Developed by Deutsche Telekom in partnership with the researchers and Alzheimer's Research UK, Sea Hero Quest, which has been downloaded more than 4.3 million times so far, is relatively simple: The player navigates a maze made up of islands and icebergs, while their performance at said navigation is monitored. This monitoring came up with a surprising result: The in-game performance of those with a genetic risk of developing Alzheimer's disease was markedly different to those at a lower risk, something not found when using traditional memory and logic tests.

'Dementia will affect 135 million people worldwide by 2050. We need to identify people earlier to reduce their risk of developing dementia in the future,' explains Professor Michael Hornberger, lead researcher on the project. 'Current diagnosis of dementia is strongly based on memory symptoms, which we know now are occurring when the disease is quite advanced. Instead, emerging evidence shows that subtle spatial navigation and awareness deficits can precede memory symptoms by many years.

'Our current findings show that we can reliably detect such subtle navigation changes in at-genetic-risk of Alzheimer's disease healthy people without any problem symptoms or complaints. Our findings will inform future diagnostic recommendations and disease treatments to address this devastating disease. We found that people with a high genetic risk, the APOE4 carriers, performed worse on spatial navigation tasks. They took less efficient routes to checkpoint goals. This is really important because these are people with no memory problems. Meanwhile, those without the APOE4 gene travelled roughly the same distance as the 27,000 people forming the baseline score. This difference in performance was particularly pronounced where the space to navigate was large and open. It means that we can detect people who are at genetic risk of Alzheimer's based on how they play the game.'

The researchers used data from 27,108 UK-based players aged between 50 and 75 - the group at highest risk of developing Alzheimers symptoms within the next decade - and compared the data to a lab-based group of 60 people who underwent genetic testing for the APOE4 gene, the presence of which dramatically increases the likelihood of developing the disease.

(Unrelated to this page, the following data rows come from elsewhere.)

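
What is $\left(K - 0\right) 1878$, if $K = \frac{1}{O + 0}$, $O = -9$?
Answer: $- \frac{626}{3} \approx -208.67$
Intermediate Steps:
$K = - \frac{1}{9}$ ($K = \frac{1}{-9 + 0} = \frac{1}{-9} = - \frac{1}{9} \approx -0.11111$)
$\left(K - 0\right) 1878 = \left(- \frac{1}{9} - 0\right) 1878 = \left(- \frac{1}{9} + 0\right) 1878 = \left(- \frac{1}{9}\right) 1878 = - \frac{626}{3}$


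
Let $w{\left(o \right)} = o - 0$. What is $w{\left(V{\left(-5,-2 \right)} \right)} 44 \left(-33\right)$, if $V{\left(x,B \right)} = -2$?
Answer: $2904$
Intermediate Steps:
$w{\left(o \right)} = o$ ($w{\left(o \right)} = o + 0 = o$)
$w{\left(V{\left(-5,-2 \right)} \right)} 44 \left(-33\right) = \left(-2\right) 44 \left(-33\right) = \left(-88\right) \left(-33\right) = 2904$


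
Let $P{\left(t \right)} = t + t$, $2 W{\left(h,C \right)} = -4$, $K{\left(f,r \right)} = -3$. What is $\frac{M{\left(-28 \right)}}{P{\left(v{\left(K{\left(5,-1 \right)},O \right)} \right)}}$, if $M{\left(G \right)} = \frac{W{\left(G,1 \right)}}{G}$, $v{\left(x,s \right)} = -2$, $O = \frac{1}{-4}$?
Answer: $- \frac{1}{56} \approx -0.017857$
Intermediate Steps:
$O = - \frac{1}{4} \approx -0.25$
$W{\left(h,C \right)} = -2$ ($W{\left(h,C \right)} = \frac{1}{2} \left(-4\right) = -2$)
$P{\left(t \right)} = 2 t$
$M{\left(G \right)} = - \frac{2}{G}$
$\frac{M{\left(-28 \right)}}{P{\left(v{\left(K{\left(5,-1 \right)},O \right)} \right)}} = \frac{\left(-2\right) \frac{1}{-28}}{2 \left(-2\right)} = \frac{\left(-2\right) \left(- \frac{1}{28}\right)}{-4} = \frac{1}{14} \left(- \frac{1}{4}\right) = - \frac{1}{56}$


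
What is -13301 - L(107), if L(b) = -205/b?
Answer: -1423002/107 ≈ -13299.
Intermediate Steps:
-13301 - L(107) = -13301 - (-205)/107 = -13301 - 1*(-205/107) = -13301 + 205/107 = -1423002/107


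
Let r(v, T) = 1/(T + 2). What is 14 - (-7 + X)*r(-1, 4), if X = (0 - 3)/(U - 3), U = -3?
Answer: 181/12 ≈ 15.083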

'This research shows that data collected from people who downloaded and played Sea Hero Quest can be used as a benchmark to help identify those at a genetically higher risk of developing Alzheimer's in smaller groups of people,' explains researcher Gillian Couglan. 'Sea Hero Quest succeeded where a conventional memory and thinking test failed. It demonstrates the power of harnessing large-scale citizen science projects and applying big data technologies, to help improve the early detection of diseases like Alzheimer's. This global Sea Hero Quest project provides an unprecedented chance to study how many thousands of people from different countries and cultures navigate space. It is helping to shed light on how we use our brain to navigate and also to aid the development of more personalised measures for future diagnostics and drug treatment programmes in dementia research. This is the tip of the iceberg and there is still a lot more work to do to extract and capitalise on the wealth of data collected through the Deutsche Telekom's Sea Hero Quest project.'

Sea Hero Quest is available now for iOS and Android from the official website. The team's research paper, meanwhile, has been published in the journal PLOS One.